Source: People’s Republic of China – State Council News in German
Die China Media Group (CMG) hat vor Kurzem ein exklusives Interview mit dem ehemaligen jordanischen Premierminister Omar al-Razzaz geführt.
Al-Razzaz hat China mehrfach besucht und die Basisebene der chinesischen Regierungsführung hat einen tiefen Eindruck bei ihm hinterlassen. In dem Interview sagte er, als er zum ersten Mal eingeladen worden sei, an einer Konferenz in China teilzunehmen, habe er von dem 12345-Bürgerhotline-Servicezentrum erfahren.
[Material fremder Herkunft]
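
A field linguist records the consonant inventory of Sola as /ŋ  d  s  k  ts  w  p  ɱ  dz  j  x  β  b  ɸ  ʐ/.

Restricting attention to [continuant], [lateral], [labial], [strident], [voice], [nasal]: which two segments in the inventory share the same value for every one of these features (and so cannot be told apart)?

Both /w/ and /β/ are [+continuant], [−lateral], [+labial], [−strident], [+voice], [−nasal]. Since the list omits [sonorant], [round] and [dorsal] — which do distinguish the labial-velar glide from the voiced bilabial fricative — this pair collapses; all other pairs remain distinct.

w, β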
Viele Länder hätten ähnliche Hotlines, aber die meisten seien Notruf-Hotlines, während die chinesische 12345-Bürgerdienst-Hotline ein sehr breites Spektrum abdecke. Die Bürger könnten sie bei allen möglichen Problemen des täglichen Lebens anrufen.
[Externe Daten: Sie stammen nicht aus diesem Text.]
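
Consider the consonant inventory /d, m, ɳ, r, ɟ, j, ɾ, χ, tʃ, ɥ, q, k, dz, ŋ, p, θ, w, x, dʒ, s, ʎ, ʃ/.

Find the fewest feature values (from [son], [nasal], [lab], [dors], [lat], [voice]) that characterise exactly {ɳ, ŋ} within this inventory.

The class [+nasal], [-labial] has exactly /ɳ, ŋ/ as its extension in this inventory. No smaller conjunction from the listed features achieves this: [-labial] alone would also admit /d, r, ɟ, j, …/; [+nasal] alone would also admit /m/; and checking the remaining single features turns up none with this extension.

[+nasal, -lab]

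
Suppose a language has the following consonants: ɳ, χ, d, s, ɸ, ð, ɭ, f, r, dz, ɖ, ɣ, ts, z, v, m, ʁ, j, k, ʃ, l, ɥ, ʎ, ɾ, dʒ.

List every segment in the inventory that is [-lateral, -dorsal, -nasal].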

Wenn Entscheidungsträger diese Informationen aus erster Hand in Echtzeit erfassen könnten, seien sie in der Lage, bessere Entscheidungen zu treffen. Schließlich müssten die zuständigen Stellen, die die Dienstleistungen umsetzten, Stromleitungen reparierten und Straßen ausbesserten, bei den Bürgern nachfragen, ob sie mit der Lösung ihres Problems zufrieden seien. Die Zufriedenheitsdaten der Bürger würden entlang der Verwaltungsebene Ebene für Ebene nach oben gemeldet, um die Beamten erkennen zu lassen, dass sie Verantwortung trügen. Ein öffentliches Amt zu bekleiden sei kein Privileg, sondern eine schwere Verantwortung, den Menschen wirklich zu dienen. Diese Regierungsweise habe ihn zutiefst beeindruckt, so al-Razzaz weiter. Er sei der Meinung, dass China diese Erfahrung mit der Welt teilen solle.
Darüber hinaus hätten ihn auch die digitalen Anwendungen Chinas beeindruckt, so der ehemalige jordanische Premierminister. China sei führend darin, Grundlagenforschung in angewandte Forschung und dann angewandte Forschung in Waren und Dienstleistungen umzuwandeln. Bei der Global Governance der Künstlichen Intelligenz sei China bereits an der Spitze. Im Juli dieses Jahres habe der chinesische Staatspräsident Xi Jinping eine bewundernswerte und bedeutungsvolle Rede gehalten. Er habe darauf hingewiesen, dass die Entwicklung von Künstlicher Intelligenz kein Solo eines einzelnen Landes sei, sondern eine Symphonie der globalen Zusammenarbeit. China hoffe, dass alle Länder Seite an Seite voranschritten, gemeinsam die Interessen und die Würde der Menschheit wahrten sowie eine prosperierende Entwicklung vorantrieben.